Enable Microsoft Purview Audit for AI interactions
Implementation Effort: Low – Audit logging is on by default for most Microsoft 365 organizations; verification and enablement require a single PowerShell command or portal action.
User Impact: Low – Audit logging operates transparently; end users are not affected.
Overview
Microsoft Purview Audit captures user and admin activity across Microsoft 365 services, including interactions with AI tools like Microsoft 365 Copilot and third-party generative AI applications accessed through managed browsers. Without audit logging enabled, the organization has no durable record of who interacted with which AI service, what prompts were submitted, what data was referenced, or whether data loss prevention policies were triggered during AI interactions. This gap is not theoretical — it means the organization cannot investigate AI-related incidents, cannot demonstrate compliance with data handling policies, and cannot answer a regulator's question about how sensitive data was used in AI contexts.
Audit logging is enabled by default for enterprise Microsoft 365 organizations, but it is not enabled by default for small and medium business licenses or unmanaged tenants with free trials. The verification step — checking the UnifiedAuditLogIngestionEnabled property in Exchange Online PowerShell — confirms whether audit data is being collected. Once enabled, audit records are retained for 180 days by default, with retention policies configurable per license tier.
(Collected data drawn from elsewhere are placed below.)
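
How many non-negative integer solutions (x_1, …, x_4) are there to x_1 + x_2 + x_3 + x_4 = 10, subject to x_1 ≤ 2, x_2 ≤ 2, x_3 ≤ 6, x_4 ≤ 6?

Without the upper bounds there are C(13,3) = 286 ways to split 10 among 4 variables.
Subtract solutions that violate a single cap (substitute x_i' = x_i − (cap_i+1)): x_1 ≥ 3 gives C(10,3) = 120; x_2 ≥ 3 gives C(10,3) = 120; x_3 ≥ 7 gives C(6,3) = 20; x_4 ≥ 7 gives C(6,3) = 20. Together 280.
Add back pairs where two caps are both exceeded: 35 + 1 + 1 + 1 + 1 + 0 = 39.
By inclusion–exclusion the count is 286 − 280 + 39 = 45.

45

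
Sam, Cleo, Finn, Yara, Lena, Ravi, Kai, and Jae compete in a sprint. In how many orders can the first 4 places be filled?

1680

This is an ordered selection of 4 from 8: P(8,4).
That gives 8 × 7 × 6 × 5 = 1680.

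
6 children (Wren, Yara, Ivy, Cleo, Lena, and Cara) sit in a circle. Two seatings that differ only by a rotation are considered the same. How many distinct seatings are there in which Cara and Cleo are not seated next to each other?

All circular seatings of 6 people number (5)! = 120.
Those with Cara next to Cleo: fuse the pair into one unit and seat 5 units around a circle — 2·(4)! = 48.
Subtracting, 120 − 48 = 72.

72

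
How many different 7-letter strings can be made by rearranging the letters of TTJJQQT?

The 7 letters of TTJJQQT have repeats: J appearing twice, Q appearing twice, and T appearing 3 times.
So there are 7! / (3!·2!·2!) = 210 distinguishable arrangements.

210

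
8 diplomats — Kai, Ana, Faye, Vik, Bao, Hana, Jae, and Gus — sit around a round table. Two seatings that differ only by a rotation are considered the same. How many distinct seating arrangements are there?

5040

Seat Kai anywhere (absorbing the rotational symmetry), then permute the other 7: (7)! = 5040.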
The audit data feeds into Microsoft Purview DSPM for AI activity explorer, where security teams can review AI-specific events: user interactions with generative AI sites, DLP rule matches during AI interactions, and sensitive information types found in AI prompts or responses.
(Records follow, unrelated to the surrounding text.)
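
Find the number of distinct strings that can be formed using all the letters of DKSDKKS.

210

DKSDKKS has 7 letters with D appearing twice, K appearing 3 times, and S appearing twice.
The number of distinct arrangements is 7!/(3!·2!·2!) = 5040/24 = 210.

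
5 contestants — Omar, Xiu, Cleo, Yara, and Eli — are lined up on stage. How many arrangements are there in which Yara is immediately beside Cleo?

48

Place the 3 others and the Yara-Cleo pair as 4 objects in a line; the pair has 2 internal arrangements.
So the count is 2·(4)! = 48.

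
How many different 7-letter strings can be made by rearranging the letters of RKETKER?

630

Letter multiplicities in RKETKER: E×2, K×2, R×2, T×1.
Dividing 7! = 5040 by 2!·2!·2! = 8 for the repeated letters gives 630.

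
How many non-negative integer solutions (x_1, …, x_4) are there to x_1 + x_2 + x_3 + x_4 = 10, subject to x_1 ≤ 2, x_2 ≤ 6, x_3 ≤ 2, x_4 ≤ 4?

Without the upper bounds there are C(13,3) = 286 ways to split 10 among 4 variables.
Subtract solutions that violate a single cap (substitute x_i' = x_i − (cap_i+1)): x_1 ≥ 3 gives C(10,3) = 120; x_2 ≥ 7 gives C(6,3) = 20; x_3 ≥ 3 gives C(10,3) = 120; x_4 ≥ 5 gives C(8,3) = 56. Together 316.
Add back pairs where two caps are both exceeded: 1 + 35 + 10 + 1 + 0 + 10 = 57.
By inclusion–exclusion the count is 286 − 316 + 57 = 27.

27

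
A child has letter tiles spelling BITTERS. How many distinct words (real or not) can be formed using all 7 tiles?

Letter multiplicities in BITTERS: B×1, E×1, I×1, R×1, S×1, T×2.
So there are 7! / (2!) = 2520 distinguishable arrangements.

2520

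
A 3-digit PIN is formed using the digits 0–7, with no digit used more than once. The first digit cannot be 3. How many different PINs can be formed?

294

The first digit has 8−1 = 7 choices (anything except 3).
The remaining 2 digits are filled from the other 7 symbols without repetition: 7 × 6 = 42.
Total: 7 × 42 = 294.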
This supports Verify explicitly by providing the evidentiary record needed to validate that AI interactions comply with organizational data handling policies. It supports Assume breach by ensuring that if an AI-related data exposure occurs, investigators have the audit trail needed to determine scope, timeline, and responsible parties. Without audit logging, AI interactions are invisible to the compliance and security teams, incident investigations lack evidence, and the organization cannot demonstrate governance over its AI usage.